/ 11 September 1998

Market blues for black groups

Simon Segal and Andy Brown

The chips are down for leading black empowerment companies in the wake of the stock market crash. There are fears that many will not be able to repay their loans because their stock prices have declined and they are being crippled by high interest rates.

Rate hikes could also cripple new deals because the price of money makes finance more and more difficult to come by.

Some R20-billion has been wiped off the value of the 28 black-controlled firms monitored by the BusinessMap consultancy in July, with their market capitalisation plummeting by nearly one- third from R67,8-billion to R48,3- billion.

Black firms seemed more likely to rise in the bull run – many recently outperformed the Johannesburg Stock Exchange (JSE) – but now they appear more likely to plunge further than some of the more established listed companies.

The overall record of black companies on the JSE indicates that their performance may have been premised on what now appear to have been unjustified expectations.

Among the black controlled firms, the steepest declines have been at Maxtel, Infiniti, and AM Moolla. Of the larger firms, Metlife is 58% off its peak, wiping R8,2-billion off its value – the largest value plunge on the BusinessMap table.

Johnnic and New Africa Investments Limited (Nail) are now capitalised above Metlife, but Nail is also 58% off its peak. The plunge in each of the main firms in the Real Africa group – African Life, Real Holdings and Real Investments – is about 50%.

The only black-controlled firm to hold up reasonably well is Harvest Securities.

The plunge has had a severe impact on the financing of many of the black economic empowerment deals, and some have now been left dangerously vulnerable. Typically, most prominent empowerment groups are extensively geared (they have high debts) against a few large investments. In many cases, these are on the currently shaky JSE.

Combined with the continuing high interest rates, it will now be increasingly difficult to service the debt on these investments and black ownership is in jeopardy.

The impact may not be felt immediately, but many of these deals will be open to scrutiny upon winding down of the funding structures. For example, the National Empowerment Consortium (NEC) has until 2001 to pay for its Johnnic shares. It bought them at R50,75, but they are now only worth R43,25c. Analysts believe that the share price would have to double at least for the NEC to pay off its debt to the financial institutions which underwrote the deal.

Some speculate that, as a result, many deals, such as the NEC’s acquisition of a stake in Johnnic, will have their black shareholding significantly reduced.

Much will depend on how the financiers will respond to proposals for the re- engineering and restructuring of various empowerment-related debt obligations.

If any lesson is learned from the JSE decline, it is that much of what we see as black economic empowerment stands on a vulnerable footing. The levels of gearing (debt) involved in the deals, as well as the investment strategies played out by all parties concerned, must be held to blame for some of these problems.

For black empowerment to succeed, ways of cushioning the negative impacts of the market through clearer investment strategies and mechanisms of investment must be found.

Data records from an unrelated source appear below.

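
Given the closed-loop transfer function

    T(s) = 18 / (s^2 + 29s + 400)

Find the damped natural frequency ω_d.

ω_d ≈ 13.77 rad/s

Comparing s^2 + 29s + 400 to s^2 + 2ζωₙs + ωₙ²: ωₙ = 20 rad/s and ζ = 29/(2·20) = 0.725.
ζωₙ = 29/2 = 14.5, so ω_d = ωₙ√(1−ζ²) = √(ωₙ² − (ζωₙ)²) = √(400 − 14.5²) = √189.75 ≈ 13.77 rad/s.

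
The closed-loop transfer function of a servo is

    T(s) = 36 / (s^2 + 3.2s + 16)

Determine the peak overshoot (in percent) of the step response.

Comparing s^2 + 3.2s + 16 to s^2 + 2ζωₙs + ωₙ²: ωₙ = 4 rad/s and ζ = 3.2/(2·4) = 0.4.
%OS = 100·exp(−πζ/√(1−ζ²)) = 100·exp(−π·0.4/√(1−0.4²)) ≈ 25.4%.

%OS ≈ 25.4%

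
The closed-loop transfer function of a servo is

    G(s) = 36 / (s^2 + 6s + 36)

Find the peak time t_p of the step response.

Comparing s^2 + 6s + 36 to s^2 + 2ζωₙs + ωₙ²: ωₙ = 6 rad/s and ζ = 6/(2·6) = 0.5.
ζωₙ = 6/2 = 3, so ω_d = ωₙ√(1−ζ²) = √(ωₙ² − (ζωₙ)²) = √(36 − 3²) = √27 ≈ 5.196 rad/s.
t_p = π/ω_d = π/5.196 ≈ 0.6046 s.

t_p ≈ 0.6046 s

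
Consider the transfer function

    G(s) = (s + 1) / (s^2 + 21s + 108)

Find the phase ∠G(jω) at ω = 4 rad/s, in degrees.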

Changes in lending also seem likely to prompt changes in empowerment financing strategies.

In the past year, financial institutions have moved away from the financial “discount” approach. With the high cost of money, it will now be even more difficult for empowerment groups to access finance.

The rigour with which financiers can now be expected to approach empowerment should be matched equally by efforts to develop new and innovative financing mechanisms aimed at encouraging a different, deeper brand of empowerment.

But realisation of this will likely depend more on global equity market considerations than on the merits of individual firms at home.

Meanwhile, those empowerment firms heavily exposed as a consequence of “betting” on the JSE via the use of preference shares to finance their activities will be waiting anxiously for the market to improve.